Le 21 avril, pour beaucoup, c’était simplement les vacances de Pâques. Pour le Vatican, c’était la vacance du siège apostolique. Deux périodes pareillement différentes du quotidien, un moment où tout ralentit, où tout s’arrête presque: les vacanciers s’efforcent d’oublier leur charge du temps ordinaire tandis que les responsables de la curie perdent purement et simplement la leur. S’ouvre dans les deux cas un entre-temps hors du temps, comme si Alphonse de Lamartine avait enfin obtenu ce qu’il réclame avec des accents déchirants (ou larmoyants) depuis deux siècles: le temps suspend son vol.

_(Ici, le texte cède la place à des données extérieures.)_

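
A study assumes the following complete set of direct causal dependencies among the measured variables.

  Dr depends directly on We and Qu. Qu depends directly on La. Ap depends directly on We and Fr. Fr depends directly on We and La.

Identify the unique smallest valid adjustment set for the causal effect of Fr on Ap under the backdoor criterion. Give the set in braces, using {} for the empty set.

{We}

Variables eligible for adjustment (non-descendants of Fr, excluding Fr and Ap): {Dr, La, Qu, We}.
Backdoor paths from Fr to Ap:
  P1: Fr <- We -> Ap
  P2: Fr <- La -> Qu -> Dr <- We -> Ap
The empty set is not sufficient: P1 (Fr <- We -> Ap) has no collider blocking it and no conditioned non-collider, so it is open.
Try {We}:
  P1: blocked at fork node We ∈ conditioning set.
  P2: blocked at collider Dr (neither it nor any descendant is in the conditioning set).
{We} contains no descendant of Fr and blocks every backdoor path.
No other singleton works — e.g. {La} leaves P1 open — so {We} is the unique smallest valid adjustment set.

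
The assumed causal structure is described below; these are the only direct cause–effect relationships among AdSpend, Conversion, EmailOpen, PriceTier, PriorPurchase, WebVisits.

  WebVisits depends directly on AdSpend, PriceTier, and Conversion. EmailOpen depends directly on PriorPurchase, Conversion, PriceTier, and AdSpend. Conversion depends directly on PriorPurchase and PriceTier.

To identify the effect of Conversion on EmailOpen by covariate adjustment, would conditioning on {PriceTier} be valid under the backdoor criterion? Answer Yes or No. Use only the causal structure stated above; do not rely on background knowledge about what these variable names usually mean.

Backdoor paths from Conversion to EmailOpen (paths whose first edge points into Conversion):
  P1: Conversion <- PriorPurchase -> EmailOpen
  P2: Conversion <- PriceTier -> EmailOpen
  P3: Conversion <- PriceTier -> WebVisits <- AdSpend -> EmailOpen
Condition 1 (no descendant of Conversion in the set): holds — descendants of Conversion are {EmailOpen, WebVisits}; none are in {PriceTier}.
Condition 2 (every backdoor path blocked by {PriceTier}):
  P1: open — no interior node is in the conditioning set.
  P2: blocked at fork node PriceTier ∈ conditioning set.
  P3: blocked at fork node PriceTier ∈ conditioning set.
{PriceTier} does not satisfy the backdoor criterion.

No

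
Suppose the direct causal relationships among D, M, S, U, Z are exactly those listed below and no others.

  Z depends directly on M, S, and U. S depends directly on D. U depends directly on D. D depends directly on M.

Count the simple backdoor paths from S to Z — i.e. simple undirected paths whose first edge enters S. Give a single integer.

2

A backdoor path from S to Z is any simple undirected path whose first edge points into S (i.e. leaves S via a parent).
Parents of S: {D}.
Enumerating:
  P1: S <- D <- M -> Z
  P2: S <- D -> U -> Z
That exhausts the simple backdoor paths. Count: 2.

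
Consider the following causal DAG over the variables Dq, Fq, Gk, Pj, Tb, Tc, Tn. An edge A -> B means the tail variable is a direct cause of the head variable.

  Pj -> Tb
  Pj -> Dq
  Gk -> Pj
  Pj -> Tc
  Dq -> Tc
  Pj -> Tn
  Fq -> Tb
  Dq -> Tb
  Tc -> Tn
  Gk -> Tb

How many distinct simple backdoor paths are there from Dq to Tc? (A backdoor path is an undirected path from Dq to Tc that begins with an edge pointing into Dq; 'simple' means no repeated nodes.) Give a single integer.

A backdoor path from Dq to Tc is any simple undirected path whose first edge points into Dq (i.e. leaves Dq via a parent).
Parents of Dq: {Pj}.
Enumerating:
  P1: Dq <- Pj -> Tc
  P2: Dq <- Pj -> Tn <- Tc
That exhausts the simple backdoor paths. Count: 2.

2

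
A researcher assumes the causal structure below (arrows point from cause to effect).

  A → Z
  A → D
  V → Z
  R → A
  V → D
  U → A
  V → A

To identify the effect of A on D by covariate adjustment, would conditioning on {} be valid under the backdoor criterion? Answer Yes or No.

No

Backdoor paths from A to D (paths whose first edge points into A):
  P1: A <- V -> D
Condition 1 (no descendant of A in the set): holds — descendants of A are {D, Z}; none are in {}.
Condition 2 (every backdoor path blocked by {}):
  P1: open — no interior node is in the conditioning set.
{} does not satisfy the backdoor criterion.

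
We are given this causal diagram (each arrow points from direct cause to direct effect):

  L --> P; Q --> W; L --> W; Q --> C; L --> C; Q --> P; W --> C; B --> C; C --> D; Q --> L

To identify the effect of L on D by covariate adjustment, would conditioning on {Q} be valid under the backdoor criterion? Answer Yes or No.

Yes

Backdoor paths from L to D (paths whose first edge points into L):
  P1: L <- Q -> W -> C -> D
  P2: L <- Q -> C -> D
Condition 1 (no descendant of L in the set): holds — descendants of L are {C, D, P, W}; none are in {Q}.
Condition 2 (every backdoor path blocked by {Q}):
  P1: blocked at fork node Q ∈ conditioning set.
  P2: blocked at fork node Q ∈ conditioning set.
{Q} satisfies the backdoor criterion.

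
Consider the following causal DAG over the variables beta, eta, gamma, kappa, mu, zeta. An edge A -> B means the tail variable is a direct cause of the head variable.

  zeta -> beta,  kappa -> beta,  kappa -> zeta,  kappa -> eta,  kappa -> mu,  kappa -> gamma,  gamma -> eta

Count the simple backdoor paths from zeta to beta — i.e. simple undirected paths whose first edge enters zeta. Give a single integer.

A backdoor path from zeta to beta is any simple undirected path whose first edge points into zeta (i.e. leaves zeta via a parent).
Parents of zeta: {kappa}.
Enumerating:
  P1: zeta <- kappa -> beta
That exhausts the simple backdoor paths. Count: 1.

1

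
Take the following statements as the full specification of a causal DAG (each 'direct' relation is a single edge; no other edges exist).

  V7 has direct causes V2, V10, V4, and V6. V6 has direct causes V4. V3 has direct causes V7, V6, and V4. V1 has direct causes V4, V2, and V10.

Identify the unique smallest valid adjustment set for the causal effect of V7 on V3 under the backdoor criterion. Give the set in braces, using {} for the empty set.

Variables eligible for adjustment (non-descendants of V7, excluding V7 and V3): {V1, V10, V2, V4, V6}.
Backdoor paths from V7 to V3:
  P1: V7 <- V4 -> V6 -> V3
  P2: V7 <- V4 -> V3
  P3: V7 <- V6 <- V4 -> V3
  P4: V7 <- V6 -> V3
  P5: V7 <- V10 -> V1 <- V4 -> V6 -> V3
  P6: V7 <- V10 -> V1 <- V4 -> V3
  P7: V7 <- V2 -> V1 <- V4 -> V6 -> V3
  P8: V7 <- V2 -> V1 <- V4 -> V3
The empty set is not sufficient: P1 (V7 <- V4 -> V6 -> V3) has no collider blocking it and no conditioned non-collider, so it is open.
Try {V4, V6}:
  P1: blocked at fork node V4 ∈ conditioning set.
  P2: blocked at fork node V4 ∈ conditioning set.
  P3: blocked at chain node V6 ∈ conditioning set.
  P4: blocked at fork node V6 ∈ conditioning set.
  P5: blocked at collider V1 (neither it nor any descendant is in the conditioning set).
  P6: blocked at collider V1 (neither it nor any descendant is in the conditioning set).
  P7: blocked at collider V1 (neither it nor any descendant is in the conditioning set).
  P8: blocked at collider V1 (neither it nor any descendant is in the conditioning set).
{V4, V6} contains no descendant of V7 and blocks every backdoor path.
Every element of {V4, V6} is needed (dropping V4 leaves P2 open; dropping V6 leaves P4 open), so no proper subset is valid.
Among all size-2 subsets of the eligible variables, only {V4, V6} blocks every backdoor path, so it is the unique smallest valid adjustment set.

{V4, V6}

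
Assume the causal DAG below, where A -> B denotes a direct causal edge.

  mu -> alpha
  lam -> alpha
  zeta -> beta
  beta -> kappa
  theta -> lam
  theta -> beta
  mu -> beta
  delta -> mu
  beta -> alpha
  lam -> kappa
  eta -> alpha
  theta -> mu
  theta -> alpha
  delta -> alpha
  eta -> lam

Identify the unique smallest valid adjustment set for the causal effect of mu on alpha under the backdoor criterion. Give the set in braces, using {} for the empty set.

Variables eligible for adjustment (non-descendants of mu, excluding mu and alpha): {delta, eta, lam, theta, zeta}.
Backdoor paths from mu to alpha:
  P1: mu <- theta -> lam <- eta -> alpha
  P2: mu <- theta -> lam -> kappa <- beta -> alpha
  P3: mu <- theta -> lam -> alpha
  P4: mu <- theta -> beta -> kappa <- lam <- eta -> alpha
  P5: mu <- theta -> beta -> kappa <- lam -> alpha
  P6: mu <- theta -> beta -> alpha
  P7: mu <- theta -> alpha
  P8: mu <- delta -> alpha
The empty set is not sufficient: P3 (mu <- theta -> lam -> alpha) has no collider blocking it and no conditioned non-collider, so it is open.
Try {delta, theta}:
  P1: blocked at fork node theta ∈ conditioning set.
  P2: blocked at fork node theta ∈ conditioning set.
  P3: blocked at fork node theta ∈ conditioning set.
  P4: blocked at fork node theta ∈ conditioning set.
  P5: blocked at fork node theta ∈ conditioning set.
  P6: blocked at fork node theta ∈ conditioning set.
  P7: blocked at fork node theta ∈ conditioning set.
  P8: blocked at fork node delta ∈ conditioning set.
{delta, theta} contains no descendant of mu and blocks every backdoor path.
Every element of {delta, theta} is needed (dropping delta leaves P8 open; dropping theta leaves P3 open), so no proper subset is valid.
Among all size-2 subsets of the eligible variables, only {delta, theta} blocks every backdoor path, so it is the unique smallest valid adjustment set.

{delta, theta}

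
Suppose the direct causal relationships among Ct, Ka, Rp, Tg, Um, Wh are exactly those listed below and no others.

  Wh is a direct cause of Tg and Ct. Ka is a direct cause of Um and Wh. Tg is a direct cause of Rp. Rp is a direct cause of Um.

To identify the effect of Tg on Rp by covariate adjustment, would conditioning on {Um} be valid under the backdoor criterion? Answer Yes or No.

Backdoor paths from Tg to Rp (paths whose first edge points into Tg):
  P1: Tg <- Wh <- Ka -> Um <- Rp
Condition 1 (no descendant of Tg in the set): FAILS — Um is a descendant of Tg.
Condition 2 (every backdoor path blocked by {Um}):
  P1: open — collider(s) Um are conditioned on (or have a conditioned descendant) and no non-collider on the path is in the set.
{Um} does not satisfy the backdoor criterion.

No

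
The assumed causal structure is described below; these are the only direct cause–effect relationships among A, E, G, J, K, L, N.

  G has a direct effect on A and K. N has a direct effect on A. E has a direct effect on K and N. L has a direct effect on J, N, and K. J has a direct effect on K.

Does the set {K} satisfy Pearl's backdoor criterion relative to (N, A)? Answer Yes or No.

No

Backdoor paths from N to A (paths whose first edge points into N):
  P1: N <- L -> J -> K <- G -> A
  P2: N <- L -> K <- G -> A
  P3: N <- E -> K <- G -> A
Condition 1 (no descendant of N in the set): holds — descendants of N are {A}; none are in {K}.
Condition 2 (every backdoor path blocked by {K}):
  P1: open — collider(s) K are conditioned on (or have a conditioned descendant) and no non-collider on the path is in the set.
  P2: open — collider(s) K are conditioned on (or have a conditioned descendant) and no non-collider on the path is in the set.
  P3: open — collider(s) K are conditioned on (or have a conditioned descendant) and no non-collider on the path is in the set.
{K} does not satisfy the backdoor criterion.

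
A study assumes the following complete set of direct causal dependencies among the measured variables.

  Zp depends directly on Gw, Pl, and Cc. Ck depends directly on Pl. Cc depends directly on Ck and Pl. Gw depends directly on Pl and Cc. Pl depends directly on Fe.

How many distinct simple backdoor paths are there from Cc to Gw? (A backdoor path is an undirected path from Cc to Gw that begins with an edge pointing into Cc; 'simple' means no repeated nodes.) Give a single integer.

A backdoor path from Cc to Gw is any simple undirected path whose first edge points into Cc (i.e. leaves Cc via a parent).
Parents of Cc: {Ck, Pl}.
Enumerating:
  P1: Cc <- Pl -> Gw
  P2: Cc <- Pl -> Zp <- Gw
  P3: Cc <- Ck <- Pl -> Gw
  P4: Cc <- Ck <- Pl -> Zp <- Gw
That exhausts the simple backdoor paths. Count: 4.

4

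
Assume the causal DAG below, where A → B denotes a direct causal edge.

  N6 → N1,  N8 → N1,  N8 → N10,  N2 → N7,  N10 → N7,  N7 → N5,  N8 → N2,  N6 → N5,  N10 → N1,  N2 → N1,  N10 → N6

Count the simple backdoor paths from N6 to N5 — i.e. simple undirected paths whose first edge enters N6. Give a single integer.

5

A backdoor path from N6 to N5 is any simple undirected path whose first edge points into N6 (i.e. leaves N6 via a parent).
Parents of N6: {N10}.
Enumerating:
  P1: N6 <- N10 <- N8 -> N2 -> N7 -> N5
  P2: N6 <- N10 <- N8 -> N1 <- N2 -> N7 -> N5
  P3: N6 <- N10 -> N1 <- N8 -> N2 -> N7 -> N5
  P4: N6 <- N10 -> N1 <- N2 -> N7 -> N5
  P5: N6 <- N10 -> N7 -> N5
That exhausts the simple backdoor paths. Count: 5.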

Bien sûr, autant nos jours de repos peuvent être épuisants, autant les choses ont bougé autour de la place Saint-Pierre. Les fidèles se sont pressés, les cardinaux ont accouru. On a parlé, prié, l’esprit occupé, peut-être préoccupé. Cela n’a pas empêché l’Eglise de marquer une sorte d’arrêt. Oui, les médias avaient commenté le bilan du Saint-Père et épluché le CV des candidats à sa succession avant même que son dernier souffle ait atteint les cieux. Mais l’Eglise a imposé son rythme – sa lenteur proverbiale n’est pas toujours un mal – fait de recueillement suivi des novemdiales. Novemdiales? Le mot est charmant, la tradition est belle: neuf jours pour pleurer le pape, neuf jours pour prendre congé de lui, neuf jours pour faire mémoire – et pour s’interroger sur la suite, aussi. On ne nous en donne pas autant à la mort de nos parents…
Il est beau de voir qu’entre le moment où un pape expire et celui où l’Esprit inspire les cardinaux électeurs, l’Eglise prend le temps de respirer calmement, s’accorde un instant pour souffler. Ce soin qu’elle prend d’elle pour ne rien précipiter, pour fermer un chapitre avant d’en ouvrir un autre, ne devrions-nous pas nous aussi nous l’accorder? Comme L’Angélus de Millet au milieu des champs, comme les dix minutes de lecture du bon pape Jean, comme un regard qu’on laisse se perdre dans le vague. Non pour fuir, mais pour mieux reprendre sa tâche ensuite. N’ayons pas peur de nous octroyer, de temps en temps, et pourquoi pas quotidiennement, un bref mais heureux temps de la vacance.